Innanzitutto racconta moltissimo della caduta della autorità. Ci concentriamo tutti troppo sulla caduta del livello medio dei nostri politici. Li ascoltiamo e ci scandalizziamo per la sciatteria, la sintassi traballante, il lessico discutibile. Poi però capitano casi come questi, di accademici, rampolli di famiglie blasonate, che si esprimono in modo volgare, triviale e allora è più facile comprendere come mai si viva in un tempo in cui qualsiasi autorità abbia perso peso. Perché almeno quel politico sgrammaticato che prima ci aveva lasciati di sasso è stato eletto, ha incontrato sostenitori, ha consumato suole. Invece evidentemente puoi arrivare ai vertici della Accademia pur non avendo alcuno stile, alcuna eleganza: la erudizione non ti ha reso raffinato.

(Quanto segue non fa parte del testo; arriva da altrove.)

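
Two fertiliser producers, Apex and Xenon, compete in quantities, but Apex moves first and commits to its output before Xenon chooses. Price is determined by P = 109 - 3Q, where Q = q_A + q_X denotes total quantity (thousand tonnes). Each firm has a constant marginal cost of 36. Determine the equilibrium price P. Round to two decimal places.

The follower Xenon best-responds to any q_A: π_X = (109 - 3Q)q_X - 36q_X.
Follower FOC: 73 - 3q_A - 6q_X = 0, so q_X(q_A) = (73 - 3q_A)/6.
The leader anticipates this reaction. Substituting into P = 109 - 3Q gives P = 145/2 - (3/2)q_A, so π_A = (145/2 - (3/2)q_A)q_A - 36q_A.
The leader's first-order condition 73/2 - 3q_A = 0 yields q_A = 73/6.
Then q_X = (73 - 3·(73/6))/6 = 73/12.
Total output Q = 73/4, so price P = 109 - 3·(73/4) = 217/4.

54.25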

Il secondo aspetto è quanto sia banale, stereotipato, il modo in cui si insultano e attaccano le donne. Siamo sempre alle similitudine del mondo animale, la scrofa, la vacca, la rana. O al peggiore classismo, pescaiola (chissà se il professor Gozzini ha mai visto dal vivo la meraviglia dei mercati del pesce, i bigliettini con i prezzi per le aste, i caffè e i panini all’ora in cui non è più notte ma non ancora mattina). La donna si umilia dandole dell’animale e della lavoratrice manuale. Un accademico di sinistra che parla come un signorotto che vestito di lino controlla i suoi mezzadri.

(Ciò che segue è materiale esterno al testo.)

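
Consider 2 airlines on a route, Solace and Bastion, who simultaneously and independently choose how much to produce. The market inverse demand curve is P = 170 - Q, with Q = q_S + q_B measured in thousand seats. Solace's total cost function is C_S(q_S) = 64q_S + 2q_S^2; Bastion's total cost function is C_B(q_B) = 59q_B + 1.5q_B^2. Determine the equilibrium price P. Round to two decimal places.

Solace's profit: π_S = (170 - Q)q_S - (64q_S + 2q_S²). Setting ∂π_S/∂q_S = 0: 106 - 6q_S - (q_B) = 0.
Bastion's profit: π_B = (170 - Q)q_B - (59q_B + (3/2)q_B²). Setting ∂π_B/∂q_B = 0: 111 - 5q_B - (q_S) = 0.
Best responses: q_S = (106 - q_B)/6, q_B = (111 - q_S)/5.
Solving the pair: q_S = 419/29, q_B = 560/29.
Total output Q = 979/29, so price P = 170 - 979/29 = 136.2414.

136.24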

Il terzo aspetto è la doppia morale. Se uno di destra dice che la Murgia è brutta (e lo è davvero), è un mezzo femminicidio. Se uno di destra dice che la Boldrini parla di sciocchezze e fa la vittima (e parla davvero di sciocchezze fa davvero la vittima) è un barbaro fascista hater. Se un professore universitario di sinistra in una trasmissione dà della scrofa a Meloni, va quasi bene. Perché il terreno è già stato preparato. Dispiace doverli citare sempre, ma provate a leggere un po’ di pezzi di Travaglio e Scanzi. E le migliaia di persone al di sopra di ogni sospetto che li condividono e usano le stesse parole. E non c’è bisogno di arrivare, geograficamente, a Meloni. Basta essere Bellanova.

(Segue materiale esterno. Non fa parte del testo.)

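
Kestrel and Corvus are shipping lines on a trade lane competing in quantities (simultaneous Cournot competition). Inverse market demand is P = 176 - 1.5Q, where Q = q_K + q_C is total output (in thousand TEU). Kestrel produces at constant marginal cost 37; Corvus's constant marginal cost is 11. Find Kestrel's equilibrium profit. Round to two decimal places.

Kestrel's profit: π_K = (176 - 1.5Q)q_K - (37q_K). Setting ∂π_K/∂q_K = 0: 139 - 3q_K - (3/2)(q_C) = 0.
Corvus's profit: π_C = (176 - 1.5Q)q_C - (11q_C). Setting ∂π_C/∂q_C = 0: 165 - 3q_C - (3/2)(q_K) = 0.
So q_K = (139 - (3/2)q_C)/3 and q_C = (165 - (3/2)q_K)/3.
Solving the pair: q_K = 226/9, q_C = 382/9.
Price P = 176 - (3/2)·(608/9) = 224/3.
Kestrel's profit: (224/3 - 37)·(226/9) = 945.8519.

945.85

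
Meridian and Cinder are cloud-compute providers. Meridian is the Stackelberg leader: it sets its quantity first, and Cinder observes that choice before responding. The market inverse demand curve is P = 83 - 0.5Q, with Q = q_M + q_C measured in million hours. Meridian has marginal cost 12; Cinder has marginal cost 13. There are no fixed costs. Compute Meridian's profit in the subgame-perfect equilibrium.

1296

The follower Cinder best-responds to any q_M: π_C = (83 - 0.5Q)q_C - 13q_C.
Setting the follower's marginal profit to zero, 70 - (1/2)q_M - q_C = 0, i.e. q_C = (70 - (1/2)q_M).
Meridian substitutes q_C(q_M) into its own profit: π_M = q_M(83 - (1/2)q_M - (70 - (1/2)q_M)/2) - 12q_M = (48 - (1/4)q_M)q_M - 12q_M.
Leader FOC: 36 - (1/2)q_M = 0, so q_M = 72.
Then q_C = (70 - (1/2)·72) = 34.
Price P = 83 - (1/2)·106 = 30.
Meridian's profit: (30 - 12)·72 = 1296.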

Ultimo: appena il caso è esploso, il professore ha fatto arrivare le proprie scuse. Dicendo che non è il suo abituale linguaggio. Meno male, perché altrimenti poveri studenti. Che esempio. Ovviamente le scuse sono un modo per parare i colpi dei provvedimenti disciplinari. Perché oltre che volgare, il tizio è anche Cuor di leone. Una paura fottuta di ricevere una sospensione o qualcosa di più severo. Metti caso gli dovesse toccare di dismettere l’abito di lino e andare a guadagnarsi il pane seriamente una volta persa la seggiola, o le seggiole, su cui poggia il nobile e titolato fondoschiena.